A veteran of World War II, Noland studied art at Black Mountain College in his home state of North Carolina under the G.I. Bill. He studied with Ilya Bolotowsky, a professor who introduced him to Neo-plasticism and the work of Piet Mondrian. Noland also studied Bauhaus theory and color under Josef Albers and became interested in Paul Klee, specifically his sensitivity to color.
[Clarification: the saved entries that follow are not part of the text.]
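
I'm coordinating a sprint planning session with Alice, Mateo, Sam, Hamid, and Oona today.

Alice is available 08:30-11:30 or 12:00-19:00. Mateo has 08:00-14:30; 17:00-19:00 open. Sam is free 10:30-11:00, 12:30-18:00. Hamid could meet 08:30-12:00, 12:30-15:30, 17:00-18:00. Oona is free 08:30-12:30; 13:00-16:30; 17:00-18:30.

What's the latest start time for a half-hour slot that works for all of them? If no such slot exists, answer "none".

17:30

Alice ∩ Mateo: 08:30-11:30, 12:00-14:30, 17:00-19:00.
Alice ∩ Mateo ∩ Sam: 10:30-11:00, 12:30-14:30, 17:00-18:00.
Alice ∩ Mateo ∩ Sam ∩ Hamid: 10:30-11:00, 12:30-14:30, 17:00-18:00.
Alice ∩ Mateo ∩ Sam ∩ Hamid ∩ Oona: 10:30-11:00, 13:00-14:30, 17:00-18:00.
So the common availability across everyone is 10:30-11:00, 13:00-14:30, 17:00-18:00.
The last common window of at least 30 minutes is 17:00-18:00; a 30-minute meeting can start as late as 17:30 and still end by 18:00.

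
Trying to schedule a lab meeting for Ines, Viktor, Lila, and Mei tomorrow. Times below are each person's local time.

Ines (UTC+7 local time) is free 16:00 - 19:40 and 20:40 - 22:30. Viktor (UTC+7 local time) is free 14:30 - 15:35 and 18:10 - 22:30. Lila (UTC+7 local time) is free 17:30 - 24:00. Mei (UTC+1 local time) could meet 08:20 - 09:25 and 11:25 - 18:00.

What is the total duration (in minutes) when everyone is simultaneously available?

Ines in UTC: 09:00-12:40, 13:40-15:30 (subtract 7h to convert from UTC+7).
Viktor in UTC: 07:30-08:35, 11:10-15:30 (subtract 7h to convert from UTC+7).
Lila in UTC: 10:30-17:00 (subtract 7h to convert from UTC+7).
Mei in UTC: 07:20-08:25, 10:25-17:00 (subtract 1h to convert from UTC+1).
Ines ∩ Viktor: 11:10-12:40, 13:40-15:30.
Ines ∩ Viktor ∩ Lila: 11:10-12:40, 13:40-15:30.
Ines ∩ Viktor ∩ Lila ∩ Mei: 11:10-12:40, 13:40-15:30.
So the common availability across everyone is 11:10-12:40, 13:40-15:30.
Summing the common windows: 90 + 110 = 200 minutes.

200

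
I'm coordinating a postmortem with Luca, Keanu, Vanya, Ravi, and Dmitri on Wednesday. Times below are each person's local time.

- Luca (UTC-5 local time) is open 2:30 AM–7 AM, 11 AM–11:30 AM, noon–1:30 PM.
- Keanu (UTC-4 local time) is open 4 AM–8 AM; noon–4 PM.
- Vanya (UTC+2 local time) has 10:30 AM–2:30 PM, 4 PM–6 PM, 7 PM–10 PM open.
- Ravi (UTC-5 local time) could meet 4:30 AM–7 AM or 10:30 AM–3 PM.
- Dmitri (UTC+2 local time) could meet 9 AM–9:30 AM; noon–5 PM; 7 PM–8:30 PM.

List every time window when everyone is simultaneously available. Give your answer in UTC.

10:00-12:00, 17:00-18:30

Luca in UTC: 07:30-12:00, 16:00-16:30, 17:00-18:30 (add 5h to convert from UTC-5).
Keanu in UTC: 08:00-12:00, 16:00-20:00 (add 4h to convert from UTC-4).
Vanya in UTC: 08:30-12:30, 14:00-16:00, 17:00-20:00 (subtract 2h to convert from UTC+2).
Ravi in UTC: 09:30-12:00, 15:30-20:00 (add 5h to convert from UTC-5).
Dmitri in UTC: 07:00-07:30, 10:00-15:00, 17:00-18:30 (subtract 2h to convert from UTC+2).
Luca ∩ Keanu: 08:00-12:00, 16:00-16:30, 17:00-18:30.
Luca ∩ Keanu ∩ Vanya: 08:30-12:00, 17:00-18:30.
Luca ∩ Keanu ∩ Vanya ∩ Ravi: 09:30-12:00, 17:00-18:30.
Luca ∩ Keanu ∩ Vanya ∩ Ravi ∩ Dmitri: 10:00-12:00, 17:00-18:30.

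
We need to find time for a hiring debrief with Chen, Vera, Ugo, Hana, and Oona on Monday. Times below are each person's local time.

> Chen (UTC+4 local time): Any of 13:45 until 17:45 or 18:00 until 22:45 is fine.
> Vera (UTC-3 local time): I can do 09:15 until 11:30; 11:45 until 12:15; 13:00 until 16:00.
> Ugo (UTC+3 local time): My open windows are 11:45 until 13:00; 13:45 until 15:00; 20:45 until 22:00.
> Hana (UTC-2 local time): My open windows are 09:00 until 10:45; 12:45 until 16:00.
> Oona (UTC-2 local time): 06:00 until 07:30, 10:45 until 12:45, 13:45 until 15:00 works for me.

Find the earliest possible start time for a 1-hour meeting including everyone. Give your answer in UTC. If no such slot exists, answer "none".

none

Chen in UTC: 09:45-13:45, 14:00-18:45 (subtract 4h to convert from UTC+4).
Vera in UTC: 12:15-14:30, 14:45-15:15, 16:00-19:00 (add 3h to convert from UTC-3).
Ugo in UTC: 08:45-10:00, 10:45-12:00, 17:45-19:00 (subtract 3h to convert from UTC+3).
Hana in UTC: 11:00-12:45, 14:45-18:00 (add 2h to convert from UTC-2).
Oona in UTC: 08:00-09:30, 12:45-14:45, 15:45-17:00 (add 2h to convert from UTC-2).
Chen ∩ Vera: 12:15-13:45, 14:00-14:30, 14:45-15:15, 16:00-18:45.
Chen ∩ Vera ∩ Ugo: 17:45-18:45.
Chen ∩ Vera ∩ Ugo ∩ Hana: 17:45-18:00.
Chen ∩ Vera ∩ Ugo ∩ Hana ∩ Oona: ∅.
There is no time when everyone is free.
No common window is at least 60 minutes long.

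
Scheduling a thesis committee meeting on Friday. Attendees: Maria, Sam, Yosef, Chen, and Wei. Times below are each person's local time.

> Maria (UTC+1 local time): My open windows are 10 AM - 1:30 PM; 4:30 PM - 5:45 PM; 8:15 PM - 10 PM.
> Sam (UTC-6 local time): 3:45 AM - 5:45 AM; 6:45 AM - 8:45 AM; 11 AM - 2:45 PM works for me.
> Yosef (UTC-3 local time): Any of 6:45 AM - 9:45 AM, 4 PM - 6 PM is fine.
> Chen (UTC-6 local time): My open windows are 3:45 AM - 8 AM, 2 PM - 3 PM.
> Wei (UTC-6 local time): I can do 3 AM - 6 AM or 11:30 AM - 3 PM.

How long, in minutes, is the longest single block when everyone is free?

120

Maria in UTC: 09:00-12:30, 15:30-16:45, 19:15-21:00 (subtract 1h to convert from UTC+1).
Sam in UTC: 09:45-11:45, 12:45-14:45, 17:00-20:45 (add 6h to convert from UTC-6).
Yosef in UTC: 09:45-12:45, 19:00-21:00 (add 3h to convert from UTC-3).
Chen in UTC: 09:45-14:00, 20:00-21:00 (add 6h to convert from UTC-6).
Wei in UTC: 09:00-12:00, 17:30-21:00 (add 6h to convert from UTC-6).
Maria ∩ Sam: 09:45-11:45, 19:15-20:45.
Maria ∩ Sam ∩ Yosef: 09:45-11:45, 19:15-20:45.
Maria ∩ Sam ∩ Yosef ∩ Chen: 09:45-11:45, 20:00-20:45.
Maria ∩ Sam ∩ Yosef ∩ Chen ∩ Wei: 09:45-11:45, 20:00-20:45.
So the common availability across everyone is 09:45-11:45, 20:00-20:45.
The longest is 09:45-11:45 at 120 minutes.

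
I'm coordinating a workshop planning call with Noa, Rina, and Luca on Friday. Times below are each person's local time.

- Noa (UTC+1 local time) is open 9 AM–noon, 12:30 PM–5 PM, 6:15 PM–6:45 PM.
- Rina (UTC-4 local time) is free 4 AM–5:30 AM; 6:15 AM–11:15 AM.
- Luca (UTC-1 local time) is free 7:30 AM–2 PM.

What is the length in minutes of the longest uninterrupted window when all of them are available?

Noa in UTC: 08:00-11:00, 11:30-16:00, 17:15-17:45 (subtract 1h to convert from UTC+1).
Rina in UTC: 08:00-09:30, 10:15-15:15 (add 4h to convert from UTC-4).
Luca in UTC: 08:30-15:00 (add 1h to convert from UTC-1).
Noa ∩ Rina: 08:00-09:30, 10:15-11:00, 11:30-15:15.
Noa ∩ Rina ∩ Luca: 08:30-09:30, 10:15-11:00, 11:30-15:00.
The longest is 11:30-15:00 at 210 minutes.

210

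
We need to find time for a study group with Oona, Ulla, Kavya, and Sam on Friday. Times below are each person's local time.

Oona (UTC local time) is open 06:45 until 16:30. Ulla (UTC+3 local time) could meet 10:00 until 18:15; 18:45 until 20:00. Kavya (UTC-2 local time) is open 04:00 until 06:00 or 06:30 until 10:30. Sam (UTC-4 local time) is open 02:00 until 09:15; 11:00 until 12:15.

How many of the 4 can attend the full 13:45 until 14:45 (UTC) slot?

Oona in UTC: 06:45-16:30.
Ulla in UTC: 07:00-15:15, 15:45-17:00 (subtract 3h to convert from UTC+3).
Kavya in UTC: 06:00-08:00, 08:30-12:30 (add 2h to convert from UTC-2).
Sam in UTC: 06:00-13:15, 15:00-16:15 (add 4h to convert from UTC-4).
Oona and Ulla can make the full 13:45-14:45 slot — that's 2.

2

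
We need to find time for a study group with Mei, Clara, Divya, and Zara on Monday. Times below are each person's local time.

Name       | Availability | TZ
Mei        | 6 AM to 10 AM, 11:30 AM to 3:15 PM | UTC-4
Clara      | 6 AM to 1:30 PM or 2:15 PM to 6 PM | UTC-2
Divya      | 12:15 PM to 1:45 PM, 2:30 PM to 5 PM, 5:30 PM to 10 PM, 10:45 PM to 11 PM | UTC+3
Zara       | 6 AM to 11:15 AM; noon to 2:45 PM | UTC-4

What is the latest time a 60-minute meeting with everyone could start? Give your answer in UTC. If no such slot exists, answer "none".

Mei in UTC: 10:00-14:00, 15:30-19:15 (add 4h to convert from UTC-4).
Clara in UTC: 08:00-15:30, 16:15-20:00 (add 2h to convert from UTC-2).
Divya in UTC: 09:15-10:45, 11:30-14:00, 14:30-19:00, 19:45-20:00 (subtract 3h to convert from UTC+3).
Zara in UTC: 10:00-15:15, 16:00-18:45 (add 4h to convert from UTC-4).
Mei ∩ Clara: 10:00-14:00, 16:15-19:15.
Mei ∩ Clara ∩ Divya: 10:00-10:45, 11:30-14:00, 16:15-19:00.
Mei ∩ Clara ∩ Divya ∩ Zara: 10:00-10:45, 11:30-14:00, 16:15-18:45.
So the common availability across everyone is 10:00-10:45, 11:30-14:00, 16:15-18:45.
The last common window of at least 60 minutes is 16:15-18:45; a 60-minute meeting can start as late as 17:45 and still end by 18:45.

17:45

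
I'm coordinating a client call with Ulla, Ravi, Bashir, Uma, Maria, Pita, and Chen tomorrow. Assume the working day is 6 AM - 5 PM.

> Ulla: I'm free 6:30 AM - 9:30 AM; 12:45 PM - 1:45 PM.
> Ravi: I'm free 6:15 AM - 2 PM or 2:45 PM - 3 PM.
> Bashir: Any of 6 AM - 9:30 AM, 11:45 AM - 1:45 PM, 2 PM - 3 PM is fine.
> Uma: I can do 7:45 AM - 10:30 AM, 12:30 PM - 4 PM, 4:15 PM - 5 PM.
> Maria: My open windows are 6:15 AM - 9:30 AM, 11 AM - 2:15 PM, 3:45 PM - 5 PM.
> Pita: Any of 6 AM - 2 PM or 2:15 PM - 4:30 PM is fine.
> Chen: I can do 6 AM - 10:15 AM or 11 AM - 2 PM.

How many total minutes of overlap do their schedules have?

165

Ulla ∩ Ravi: 06:30-09:30, 12:45-13:45.
Ulla ∩ Ravi ∩ Bashir: 06:30-09:30, 12:45-13:45.
Ulla ∩ Ravi ∩ Bashir ∩ Uma: 07:45-09:30, 12:45-13:45.
Ulla ∩ Ravi ∩ Bashir ∩ Uma ∩ Maria: 07:45-09:30, 12:45-13:45.
Ulla ∩ Ravi ∩ Bashir ∩ Uma ∩ Maria ∩ Pita: 07:45-09:30, 12:45-13:45.
Ulla ∩ Ravi ∩ Bashir ∩ Uma ∩ Maria ∩ Pita ∩ Chen: 07:45-09:30, 12:45-13:45.
Those are the intersection windows.
Summing the common windows: 105 + 60 = 165 minutes.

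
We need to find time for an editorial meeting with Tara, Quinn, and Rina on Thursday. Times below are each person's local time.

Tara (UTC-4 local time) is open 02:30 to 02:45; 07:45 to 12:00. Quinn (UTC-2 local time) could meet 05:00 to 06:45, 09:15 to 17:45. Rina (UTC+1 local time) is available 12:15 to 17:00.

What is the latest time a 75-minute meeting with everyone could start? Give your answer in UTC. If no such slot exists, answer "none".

Tara in UTC: 06:30-06:45, 11:45-16:00 (add 4h to convert from UTC-4).
Quinn in UTC: 07:00-08:45, 11:15-19:45 (add 2h to convert from UTC-2).
Rina in UTC: 11:15-16:00 (subtract 1h to convert from UTC+1).
Tara ∩ Quinn: 11:45-16:00.
Tara ∩ Quinn ∩ Rina: 11:45-16:00.
The last common window of at least 75 minutes is 11:45-16:00; a 75-minute meeting can start as late as 14:45 and still end by 16:00.

14:45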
Noland then studied with the French sculptor Ossip Zadkine in Paris from 1948-49 He presented his first one-man show there in 1949. He and Morris Louis, influenced by the work of Helen Frankenthaler, worked together on the technique of staining with thinned paints. This method presented pure, saturated colour as an integral part of the canvas. Most of his paintings fall into one of four categories: circles or targets, stripes, chevrons, and shaped canvases. In 1964 he was included in the exhibition Post-Painterly Abstraction, curated by Clement Greenberg, which traveled the country and helped to firmly establish Color Field painting as an important new movement in the contemporary art of the 1960s. Noland pioneered the shaped canvas initially with a series of symmetrical and asymmetrical diamonds or chevrons. In these paintings, the edges of the canvas become as structurally important as the center. During the 1970s and 1980s his shaped canvases were highly irregular and asymmetrical. These resulted in increasingly complex structures of highly sophisticated and controlled color and surface integrity.
Noland taught at the Institute of Contemporary Arts (1950–52) and at Catholic University (1951–60), both in Washington, D.C., and at Bennington (Vt.) College in 1968. His work has been exhibited internationally, and permanent collections of his paintings are housed at the Museum of Modern Art in New York City, the Tate Gallery of London, and the Zürich Kunsthaus. He died on January 5, 2010 of kidney cancer in his home of Port Clyde, Maine.